Almost 50% of men with known coronary artery disease proven by cardiac catheterisation have significant ED. Since the cavernosal arteries are smaller, they will tend to develop blockage from atherosclerotic plaques earlier resulting in vasculogenic ED years before the clinical appearance of coronary artery disease. Both cardiovascular disease and ED involve endothelial cell dysfunction in their pathophysiology. These patients will often demonstrate subclinical atherosclerosis long before any overt ED by as much as 10 years. Younger men who present with unexplained ED appear to have a very significant increase, up to fifty-fold, of their cardiovascular risk in later life compared to an age-matched control group.
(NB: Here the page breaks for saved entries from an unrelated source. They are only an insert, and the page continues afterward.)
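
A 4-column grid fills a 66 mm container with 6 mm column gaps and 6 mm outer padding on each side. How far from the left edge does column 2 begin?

21 mm

Subtract both margins: 66 − 2·6 = 54 mm.
54 − 3·6 = 36; ÷4 gives c = 9 mm.
Column 2 starts at margin + 1·(column + gutter) = 6 + 1·15 = 21 mm.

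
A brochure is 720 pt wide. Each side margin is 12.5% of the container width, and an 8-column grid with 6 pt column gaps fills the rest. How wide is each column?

720 × (1 − 2·12.5%) = 720 × 75% = 540 pt for the columns.
8c + 7·6 = 540 → 8c = 498 → c = 62.25 pt.

62.25 pt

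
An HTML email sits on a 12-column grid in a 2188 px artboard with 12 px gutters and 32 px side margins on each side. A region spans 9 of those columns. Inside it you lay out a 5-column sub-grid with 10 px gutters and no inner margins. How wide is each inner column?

Subtract both margins: 2188 − 2·32 = 2124 px.
12 columns + 11 gutters: 12c + 11·12 = 2124.
12c = 2124 − 132 = 1992, so c = 166 px.
9-column span = 9·166 + 8·12 = 1590 px.
1590 − 4·10 = 1550; ÷5 gives d = 310 px.

310 px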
Patients should be informed that ED is a significant indicator of underlying heart disease, and they should be referred for further cardiovascular risk screening and treatment.
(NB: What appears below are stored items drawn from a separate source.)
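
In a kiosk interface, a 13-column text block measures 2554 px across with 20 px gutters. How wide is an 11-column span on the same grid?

2554 − 12·20 = 2314; ÷13 gives c = 178 px.
11-column span = 11·178 + 10·20 = 2158 px.

2158 px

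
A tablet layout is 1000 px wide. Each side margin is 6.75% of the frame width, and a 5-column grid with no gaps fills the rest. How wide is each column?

Each margin = 6.75% of 1000 = 67.5 px; content = 1000 − 2·67.5 = 865 px.
865 / 5 = 173 px per column.

173 px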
The Prostate Cancer Prevention Trial Database showed that having ED increased cardiovascular risk roughly equivalent to the risk of smoking or having a family history of myocardial infarctions. A meta-analysis totalling over 90 000 men with ED found that they had 44% more cardiovascular events, 62% more myocardial infarctions, 39% more strokes and a 25% increased risk of death compared to patients presenting without ED. If patients’ cardiovascular risk is intermediate, non-invasive testing for subclinical atherosclerosis and/or an exercise stress test is suggested, but if they are high risk, a formal cardiology referral is recommended.
Besides cardiovascular disease, there are strong correlations between ED, diabetes, hypogonadism, obesity, smoking, alcoholism, and benign prostatic hyperplasia (BPH) with lower urinary symptoms (LUTS).
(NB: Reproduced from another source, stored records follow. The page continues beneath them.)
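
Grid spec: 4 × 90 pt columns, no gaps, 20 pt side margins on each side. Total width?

Total width: 2·20 + 4·90 = 400 pt.

400 pt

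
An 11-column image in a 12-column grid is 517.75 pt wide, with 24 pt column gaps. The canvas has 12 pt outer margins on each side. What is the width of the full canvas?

591 pt

11c + 10·24 = 517.75 → 11c = 277.75 → c = 25.25 pt.
Total width: 2·12 + 12·25.25 + 11·24 = 591 pt.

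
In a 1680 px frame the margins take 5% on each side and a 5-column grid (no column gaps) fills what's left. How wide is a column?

Each margin = 5% of 1680 = 84 px; content = 1680 − 2·84 = 1512 px.
1512 / 5 = 302.4 px per column.

302.4 px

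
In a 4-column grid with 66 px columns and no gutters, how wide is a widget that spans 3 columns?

3-column span = 3·66 = 198 px.

198 px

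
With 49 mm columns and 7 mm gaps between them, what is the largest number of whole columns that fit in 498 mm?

9 columns

9 columns: 9·49 + 8·7 = 497 mm ≤ 498.
10 columns: 553 mm > 498. So 9.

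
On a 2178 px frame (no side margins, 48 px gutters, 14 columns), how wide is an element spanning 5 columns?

747 px

2178 − 13·48 = 1554; ÷14 gives c = 111 px.
Span of 5: 5·111 + 4·48 = 555 + 192 = 747 px.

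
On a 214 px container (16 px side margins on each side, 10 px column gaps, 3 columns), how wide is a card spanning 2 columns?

Content width = 214 − 2·16 = 182 px.
3c + 2·10 = 182 → 3c = 162 → c = 54 px.
2 columns plus 1 column gap: 108 + 10 = 118 px.

118 px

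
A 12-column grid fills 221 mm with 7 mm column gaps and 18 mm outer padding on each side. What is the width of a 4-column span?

Subtract both margins: 221 − 2·18 = 185 mm.
12c + 11·7 = 185 → 12c = 108 → c = 9 mm.
4 columns plus 3 column gaps: 36 + 21 = 57 mm.

57 mm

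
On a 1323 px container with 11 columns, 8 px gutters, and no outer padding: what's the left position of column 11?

11c + 10·8 = 1323 → 11c = 1243 → c = 113 px.
Each column+gutter stride is 121 px; with no margin, 10 of them is 1210 px.

1210 px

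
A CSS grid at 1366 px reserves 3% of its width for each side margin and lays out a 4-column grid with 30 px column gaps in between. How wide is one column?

298.51 px

Margins: 3% × 1366 = 40.98 px each, so content = 1366 − 81.96 = 1284.04 px.
1284.04 − 3·30 = 1194.04; ÷4 gives c = 298.51 px.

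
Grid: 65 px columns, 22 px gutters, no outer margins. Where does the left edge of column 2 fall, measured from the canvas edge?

No margin, so column 2 starts at 1·(column + gutter) = 1·87 = 87 px.

87 px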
- About 40% of men with ED will have hypertension while 35% of all hypertensive men will also have ED
- Hyperlipidaemia is found in about 42% of men with ED
- Obesity is associated with a 50% increase in ED compared to men of normal weight. However, one-third of the obese men with ED who enrolled in a weight loss programme resolved their ED problem in two years
- Heavy alcohol users also report an increased risk of ED compared to the general population
- There is a strong correlation between BPH with LUTS and ED. Up to 72% of men with symptomatic BPH will also have ED
- Patients with depression are almost 40% more likely to have ED than normal men without depression. Conversely, the incidence of depression in men with ED is almost three
- At least 30% of patients with ED will also have premature ejaculation and possibly as many as 60%. Successful treatment of the ED will often alleviate the premature ejaculation, due to reduced performance anxiety. If not, premature ejaculation can be alleviated much more easily once the ED has been successfully treated.